The most popular national team in the U.S. that is playing in the World Cup will have its first game of the tournament Sunday. It’s not the American team, which didn’t qualify, but rather the team from the neighbor to the south: Mexico.
The Tri – as Mexico’s national team is known, for the country flag’s three colors – regularly fills NFL stadiums for exhibition matches. And Telemundo, the Spanish-language broadcaster with a large Mexican and Mexican-American audience, paid $600 million for the right to broadcast the World Cup in 2018 and 2022 in the U.S., $175 million more than Fox Sports paid for the English-language rights.

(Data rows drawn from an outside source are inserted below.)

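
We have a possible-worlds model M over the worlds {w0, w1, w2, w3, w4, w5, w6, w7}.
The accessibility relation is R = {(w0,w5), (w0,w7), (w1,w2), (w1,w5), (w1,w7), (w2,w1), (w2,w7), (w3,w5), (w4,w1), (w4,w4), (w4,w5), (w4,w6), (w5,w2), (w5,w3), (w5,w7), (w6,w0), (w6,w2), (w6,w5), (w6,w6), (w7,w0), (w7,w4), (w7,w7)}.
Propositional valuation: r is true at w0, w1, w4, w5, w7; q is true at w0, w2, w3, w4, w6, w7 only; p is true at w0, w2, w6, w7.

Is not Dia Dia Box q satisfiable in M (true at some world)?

Let φ = not Dia Dia Box q. Evaluate φ at each world:
  w0 (successors {w5, w7}): φ is false.
  w1 (successors {w2, w5, w7}): φ is false.
  w2 (successors {w1, w7}): φ is false.
  w3 (successors {w5}): φ is false.
  w4 (successors {w1, w4, w5, w6}): φ is false.
  w5 (successors {w2, w3, w7}): φ is false.
  w6 (successors {w0, w2, w5, w6}): φ is false.
  w7 (successors {w0, w4, w7}): φ is false.
For instance, at w2:
  At w2: Dia Dia Box q is true, so not Dia Dia Box q is false.
    At w2: Dia Dia Box q requires Dia Box q at some successor in {w1, w7}.
      Dia Box q holds at w1, so Dia Dia Box q is true at w2.

No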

But even if Mexico can be considered as America’s team in the World Cup, there’s a long-standing North American soccer rivalry between the neighboring countries. And fans in the U.S. are feverish: it’s the country where the most tickets were sold for the tournament outside of host Russia.
Avid American fans are unlikely to change their loyalty, said Kirk Bowman, a professor of soccer and global politics at Georgia Tech. It’s similar to the low likelihood that Arizona State fans would support the University of Arizona if it played the Rose Bowl Game, Bowman said.
"If they're hardcore fans, they've been in games in Denver, in Washington D.C., in Los Angeles, where the Mexican fans out-scream and out-shout the U.S. fans,” Bowman said. “That rivalry is very, very healthy."
Mexico’s next two games are scheduled June 23 and June 27.